Em paralelo, outra equipe de pesquisadores se dedicou à chamada arqueologia forense. Neste campo, os pesquisadores colheram diversos materiais para buscar traços biológicos que remetam aos personagens que por ali passaram — calcula-se que o endereço tenha sido o local de detenção, e muitas vezes tortura, de pelo menos 7 mil presos políticos durante a ditadura.
“Esta é a frente que investigou a parte interna de um dos prédios, onde, por meio de pesquisas e testemunhos, identificamos ser um dos principais locais onde ocorreram torturas”, diz a historiadora Deborah Leal Neves, também integrante do projeto.
“Localizamos evidência de sangue. E esse material ainda vai ser analisado”, adianta o arqueólogo Zarankin. Os vestígios de sangue foram localizados embaixo do piso de tacos de madeira em duas salas usadas para o interrogatório dos presos.
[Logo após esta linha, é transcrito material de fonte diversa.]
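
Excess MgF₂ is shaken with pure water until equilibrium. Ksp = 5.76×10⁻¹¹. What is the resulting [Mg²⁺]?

MgF₂(s) ⇌ Mg²⁺(aq) + 2 F⁻(aq)
With molar solubility s: [Mg²⁺] = s, [F⁻] = 2s.
Ksp = [Mg²⁺][F⁻]^2 = s · (2s)^2 = 4s^3 = 5.76×10⁻¹¹
s = 2.43×10⁻⁴ mol L⁻¹
[Mg²⁺] = s = 2.43×10⁻⁴ mol L⁻¹

2.43×10⁻⁴ M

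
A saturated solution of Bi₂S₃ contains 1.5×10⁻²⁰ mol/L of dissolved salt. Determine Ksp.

Ksp = 8.2×10⁻⁹⁸

Bi₂S₃(s) ⇌ 2 Bi³⁺(aq) + 3 S²⁻(aq)
Let s be the molar solubility. Then [Bi³⁺] = 2s and [S²⁻] = 3s.
Ksp = [Bi³⁺]^2[S²⁻]^3 = (2s)^2 · (3s)^3 = 108s^5
Ksp = 108 × (1.5×10⁻²⁰)^5 = 8.2×10⁻⁹⁸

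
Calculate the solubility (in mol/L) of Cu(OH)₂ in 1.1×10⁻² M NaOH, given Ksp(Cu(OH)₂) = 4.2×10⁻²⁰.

Cu(OH)₂(s) ⇌ Cu²⁺(aq) + 2 OH⁻(aq)
The solution already contains OH⁻ at 1.1×10⁻² M. Let s be the molar solubility of Cu(OH)₂.
[OH⁻] ≈ 1.1×10⁻² M (common ion dominates); [Cu²⁺] = s.
Ksp = [Cu²⁺][OH⁻]^2 = s(1.1×10⁻²)^2
s = 4.2×10⁻²⁰ / (1.1×10⁻²)^2 = 3.5×10⁻¹⁶
s = 3.5×10⁻¹⁶ M

3.5×10⁻¹⁶ M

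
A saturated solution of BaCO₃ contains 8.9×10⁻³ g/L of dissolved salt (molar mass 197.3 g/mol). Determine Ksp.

s = (8.9×10⁻³ g L⁻¹)/(197.3 g mol⁻¹) = 4.511×10⁻⁵ M
BaCO₃(s) ⇌ Ba²⁺(aq) + CO₃²⁻(aq)
Call the molar solubility s, so that [Ba²⁺] = s and [CO₃²⁻] = s.
Ksp = [Ba²⁺][CO₃²⁻] = s · s = s^2
Ksp = (4.511×10⁻⁵)^2 = 2.0×10⁻⁹

Ksp = 2.0×10⁻⁹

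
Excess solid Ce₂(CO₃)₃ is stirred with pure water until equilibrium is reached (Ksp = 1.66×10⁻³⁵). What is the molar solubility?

4.34×10⁻⁸ M

Ce₂(CO₃)₃(s) ⇌ 2 Ce³⁺(aq) + 3 CO₃²⁻(aq)
If s mol/L of Ce₂(CO₃)₃ dissolves, [Ce³⁺] = 2s and [CO₃²⁻] = 3s.
Ksp = [Ce³⁺]^2[CO₃²⁻]^3 = (2s)^2 · (3s)^3 = 108s^5
108s^5 = 1.66×10⁻³⁵  ⇒  s^5 = 1.54×10⁻³⁷
s = 4.34×10⁻⁸ mol/L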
Uma das mais notáveis personalidades executadas nas dependências do DOI-Codi foi o jornalista Vladimir Herzog (1937-1975).
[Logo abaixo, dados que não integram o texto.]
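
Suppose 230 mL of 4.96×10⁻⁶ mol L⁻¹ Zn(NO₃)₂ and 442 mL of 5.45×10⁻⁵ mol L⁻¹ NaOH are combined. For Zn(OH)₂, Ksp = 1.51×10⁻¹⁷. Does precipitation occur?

Total volume after mixing = 230 + 442 = 672 mL.
[Zn²⁺] = (4.96×10⁻⁶)(230)/672 = 1.70×10⁻⁶ mol L⁻¹
[OH⁻] = (5.45×10⁻⁵)(442)/672 = 3.58×10⁻⁵ mol L⁻¹
Q = [Zn²⁺][OH⁻]^2 = 2.18×10⁻¹⁵
Because Q > Ksp (2.18×10⁻¹⁵ vs 1.51×10⁻¹⁷), a precipitate of Zn(OH)₂ forms.

Yes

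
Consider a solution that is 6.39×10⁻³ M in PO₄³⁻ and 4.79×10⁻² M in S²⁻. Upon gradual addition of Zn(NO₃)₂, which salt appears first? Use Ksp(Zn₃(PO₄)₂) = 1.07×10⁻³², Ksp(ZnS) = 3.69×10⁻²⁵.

ZnS

A salt starts to precipitate once the ion product Q reaches its Ksp.
For Zn₃(PO₄)₂: [Zn²⁺] = (Ksp/[PO₄³⁻]^2)^(1/3) = 6.40×10⁻¹⁰ M
For ZnS: [Zn²⁺] = (Ksp/[S²⁻]) = 7.70×10⁻²⁴ M
The smaller threshold [Zn²⁺] is reached first, so ZnS precipitates first.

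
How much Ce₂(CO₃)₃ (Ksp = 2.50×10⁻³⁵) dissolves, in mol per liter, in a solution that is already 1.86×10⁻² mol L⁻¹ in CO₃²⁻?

9.86×10⁻¹⁶ M

Ce₂(CO₃)₃(s) ⇌ 2 Ce³⁺(aq) + 3 CO₃²⁻(aq)
CO₃²⁻ is already present at 1.86×10⁻² mol L⁻¹. If s mol/L of Ce₂(CO₃)₃ dissolves, [Ce³⁺] = 2s while [CO₃²⁻] ≈ 1.86×10⁻² mol L⁻¹.
Ksp = [Ce³⁺]^2[CO₃²⁻]^3 = (2s)^2(1.86×10⁻²)^3
(2s)^2 = 2.50×10⁻³⁵ / (1.86×10⁻²)^3 = 3.89×10⁻³⁰
s = 9.86×10⁻¹⁶ mol L⁻¹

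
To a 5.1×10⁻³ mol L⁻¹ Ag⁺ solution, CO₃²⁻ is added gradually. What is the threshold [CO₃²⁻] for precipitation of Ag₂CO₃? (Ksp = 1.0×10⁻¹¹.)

Each salt precipitates once Q = Ksp for that salt.
Ag₂CO₃(s) ⇌ 2 Ag⁺(aq) + CO₃²⁻(aq)
Ksp = [Ag⁺]^2[CO₃²⁻] = [CO₃²⁻](5.1×10⁻³)^2
[CO₃²⁻] = 1.0×10⁻¹¹ / (5.1×10⁻³)^2 = 3.8×10⁻⁷
[CO₃²⁻] = 3.8×10⁻⁷ mol L⁻¹

3.8×10⁻⁷ M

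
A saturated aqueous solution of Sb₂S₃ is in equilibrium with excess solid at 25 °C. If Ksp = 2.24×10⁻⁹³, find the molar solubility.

1.16×10⁻¹⁹ M

Sb₂S₃(s) ⇌ 2 Sb³⁺(aq) + 3 S²⁻(aq)
For each mole of Sb₂S₃ that dissolves per liter, [Sb³⁺] = 2s and [S²⁻] = 3s; let s denote this solubility.
Ksp = [Sb³⁺]^2[S²⁻]^3 = (2s)^2 · (3s)^3 = 108s^5
108s^5 = 2.24×10⁻⁹³  ⇒  s^5 = 2.07×10⁻⁹⁵
s = 1.16×10⁻¹⁹ mol L⁻¹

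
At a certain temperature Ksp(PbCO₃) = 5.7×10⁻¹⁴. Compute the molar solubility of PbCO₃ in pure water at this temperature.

PbCO₃(s) ⇌ Pb²⁺(aq) + CO₃²⁻(aq)
Call the molar solubility s, so that [Pb²⁺] = s and [CO₃²⁻] = s.
Ksp = [Pb²⁺][CO₃²⁻] = s · s = s^2
s^2 = 5.7×10⁻¹⁴
s = (5.7×10⁻¹⁴)^(1/2) = 2.4×10⁻⁷ M

2.4×10⁻⁷ M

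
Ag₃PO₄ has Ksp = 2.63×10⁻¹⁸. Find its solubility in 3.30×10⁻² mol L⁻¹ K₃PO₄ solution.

Ag₃PO₄(s) ⇌ 3 Ag⁺(aq) + PO₄³⁻(aq)
With PO₄³⁻ already at 3.30×10⁻² mol L⁻¹ and s small, take [PO₄³⁻] ≈ 3.30×10⁻² mol L⁻¹ and [Ag⁺] = 3s.
Ksp = [Ag⁺]^3[PO₄³⁻] = (3s)^3(3.30×10⁻²)
(3s)^3 = 2.63×10⁻¹⁸ / (3.30×10⁻²) = 7.97×10⁻¹⁷
s = 1.43×10⁻⁶ mol L⁻¹

1.43×10⁻⁶ M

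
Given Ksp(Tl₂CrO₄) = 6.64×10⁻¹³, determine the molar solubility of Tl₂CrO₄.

5.50×10⁻⁵ M

Tl₂CrO₄(s) ⇌ 2 Tl⁺(aq) + CrO₄²⁻(aq)
Let s be the molar solubility. Then [Tl⁺] = 2s and [CrO₄²⁻] = s.
Ksp = [Tl⁺]^2[CrO₄²⁻] = (2s)^2 · s = 4s^3
4s^3 = 6.64×10⁻¹³  ⇒  s^3 = 1.66×10⁻¹³
s = 5.50×10⁻⁵ M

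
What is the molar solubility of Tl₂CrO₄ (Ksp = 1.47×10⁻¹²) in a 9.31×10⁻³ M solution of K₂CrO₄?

6.28×10⁻⁶ M

Tl₂CrO₄(s) ⇌ 2 Tl⁺(aq) + CrO₄²⁻(aq)
CrO₄²⁻ is already present at 9.31×10⁻³ M. If s mol/L of Tl₂CrO₄ dissolves, [Tl⁺] = 2s while [CrO₄²⁻] ≈ 9.31×10⁻³ M.
Ksp = [Tl⁺]^2[CrO₄²⁻] = (2s)^2(9.31×10⁻³)
(2s)^2 = 1.47×10⁻¹² / (9.31×10⁻³) = 1.58×10⁻¹⁰
s = 6.28×10⁻⁶ M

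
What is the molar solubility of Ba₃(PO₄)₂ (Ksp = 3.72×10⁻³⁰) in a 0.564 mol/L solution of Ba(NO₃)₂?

Ba₃(PO₄)₂(s) ⇌ 3 Ba²⁺(aq) + 2 PO₄³⁻(aq)
The solution already contains Ba²⁺ at 0.564 mol/L. Let s be the molar solubility of Ba₃(PO₄)₂.
[Ba²⁺] ≈ 0.564 mol/L (common ion dominates); [PO₄³⁻] = 2s.
Ksp = [Ba²⁺]^3[PO₄³⁻]^2 = (0.564)^3(2s)^2
(2s)^2 = 3.72×10⁻³⁰ / (0.564)^3 = 2.07×10⁻²⁹
s = 2.28×10⁻¹⁵ mol/L

2.28×10⁻¹⁵ M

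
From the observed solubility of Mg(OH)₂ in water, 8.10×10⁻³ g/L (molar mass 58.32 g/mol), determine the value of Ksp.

Molar solubility s = (8.10×10⁻³ g/L) / (58.32 g/mol) = 1.3889×10⁻⁴ mol/L
Mg(OH)₂(s) ⇌ Mg²⁺(aq) + 2 OH⁻(aq)
Let s be the molar solubility. Then [Mg²⁺] = s and [OH⁻] = 2s.
Ksp = [Mg²⁺][OH⁻]^2 = s · (2s)^2 = 4s^3
Ksp = 4 × (1.3889×10⁻⁴)^3 = 1.07×10⁻¹¹

Ksp = 1.07×10⁻¹¹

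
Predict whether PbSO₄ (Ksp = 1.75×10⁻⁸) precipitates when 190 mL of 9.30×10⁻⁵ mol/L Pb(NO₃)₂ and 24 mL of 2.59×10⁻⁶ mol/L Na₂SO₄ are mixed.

The combined volume is 214 mL.
[Pb²⁺] = (9.30×10⁻⁵)(190)/214 = 8.26×10⁻⁵ mol/L
[SO₄²⁻] = (2.59×10⁻⁶)(24)/214 = 2.90×10⁻⁷ mol/L
Q = [Pb²⁺][SO₄²⁻] = 2.40×10⁻¹¹
Q = 2.40×10⁻¹¹ < Ksp = 1.75×10⁻⁸, so the solution is unsaturated and no precipitate forms.

No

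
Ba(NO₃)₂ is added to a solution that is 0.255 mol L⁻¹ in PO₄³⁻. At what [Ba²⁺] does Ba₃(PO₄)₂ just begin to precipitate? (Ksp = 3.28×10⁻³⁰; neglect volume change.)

3.69×10⁻¹⁰ M

A salt starts to precipitate once the ion product Q reaches its Ksp.
Ba₃(PO₄)₂(s) ⇌ 3 Ba²⁺(aq) + 2 PO₄³⁻(aq)
Ksp = [Ba²⁺]^3[PO₄³⁻]^2 = [Ba²⁺]^3(0.255)^2
[Ba²⁺]^3 = 3.28×10⁻³⁰ / (0.255)^2 = 5.04×10⁻²⁹
[Ba²⁺] = 3.69×10⁻¹⁰ mol L⁻¹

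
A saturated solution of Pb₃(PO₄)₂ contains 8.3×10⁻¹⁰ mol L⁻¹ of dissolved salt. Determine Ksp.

Ksp = 4.3×10⁻⁴⁴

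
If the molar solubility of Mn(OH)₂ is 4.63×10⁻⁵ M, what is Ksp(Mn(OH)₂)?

Ksp = 3.97×10⁻¹³

Mn(OH)₂(s) ⇌ Mn²⁺(aq) + 2 OH⁻(aq)
If s mol/L of Mn(OH)₂ dissolves, [Mn²⁺] = s and [OH⁻] = 2s.
Ksp = [Mn²⁺][OH⁻]^2 = s · (2s)^2 = 4s^3
Ksp = 4 × (4.63×10⁻⁵)^3 = 3.97×10⁻¹³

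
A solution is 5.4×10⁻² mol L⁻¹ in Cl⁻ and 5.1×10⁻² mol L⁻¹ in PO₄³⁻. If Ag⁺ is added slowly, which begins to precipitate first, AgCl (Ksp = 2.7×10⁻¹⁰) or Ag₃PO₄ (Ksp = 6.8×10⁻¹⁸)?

A salt starts to precipitate once the ion product Q reaches its Ksp.
For AgCl: [Ag⁺] = (Ksp/[Cl⁻]) = 5.0×10⁻⁹ mol L⁻¹
For Ag₃PO₄: [Ag⁺] = (Ksp/[PO₄³⁻])^(1/3) = 5.1×10⁻⁶ mol L⁻¹
AgCl requires the lower [Ag⁺], so it precipitates first.

AgCl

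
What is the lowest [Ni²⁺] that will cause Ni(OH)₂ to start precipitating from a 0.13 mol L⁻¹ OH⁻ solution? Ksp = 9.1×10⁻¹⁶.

5.4×10⁻¹⁴ M

The threshold for precipitation is Q = Ksp.
Ni(OH)₂(s) ⇌ Ni²⁺(aq) + 2 OH⁻(aq)
Ksp = [Ni²⁺][OH⁻]^2 = [Ni²⁺](0.13)^2
[Ni²⁺] = 9.1×10⁻¹⁶ / (0.13)^2 = 5.4×10⁻¹⁴
[Ni²⁺] = 5.4×10⁻¹⁴ mol L⁻¹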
Valorizar a democracia, combater a ditadura
O arqueólogo avalia que essas materialidades servirão para contar em mais detalhes a história do prédio. “E as pessoas irão compreender melhor como uma ditadura funciona, com suas atividades completamente fora do que seria um espaço de direito. É importante para que todos valorizem mais a democracia e que consigamos chegar a um acervo para um futuro memorial”, alerta Zarankin.
“Há uma importância simbólica enorme neste trabalho, porque é o maior espaço da repressão da ditadura brasileira. E foi dirigido por muito tempo pelo coronel Carlos Alberto Brilhante Ustra, o herói do ex-presidente Jair Bolsonaro”, comenta o arqueólogo. “Não há dúvidas de que este protejo será importante para darmos um fechamento a essas ideias delirantes de que a ditadura pode ser uma coisa positiva.”
Para a historiadora Deborah, o trabalho arqueológico deve servir tanto para nortear o futuro memorial que eles pretendem ver instalado no local, quanto para “a construção de uma política de defesa da democracia no Brasil”.
“Nosso trabalho se soma a outros tantos que já vêm sendo feitos ao longo das últimas décadas para tentar compreender o que foi o DOI-Codi e humanizar também as pessoas que foram sequestradas e torturadas nesse espaço”, explica a historiadora. “Porque elas foram despidas de sua humanidade pelo órgão de repressão. Então, estamos buscando vestígios materiais da ocupação desse espaço que corrobore pesquisas [anteriores] e os testemunhos coletados.”
Há nove anos, Deborah coordena um grupo de pesquisadores que defende que a antiga sede do DOI-Codi seja convertida em um espaço memorial.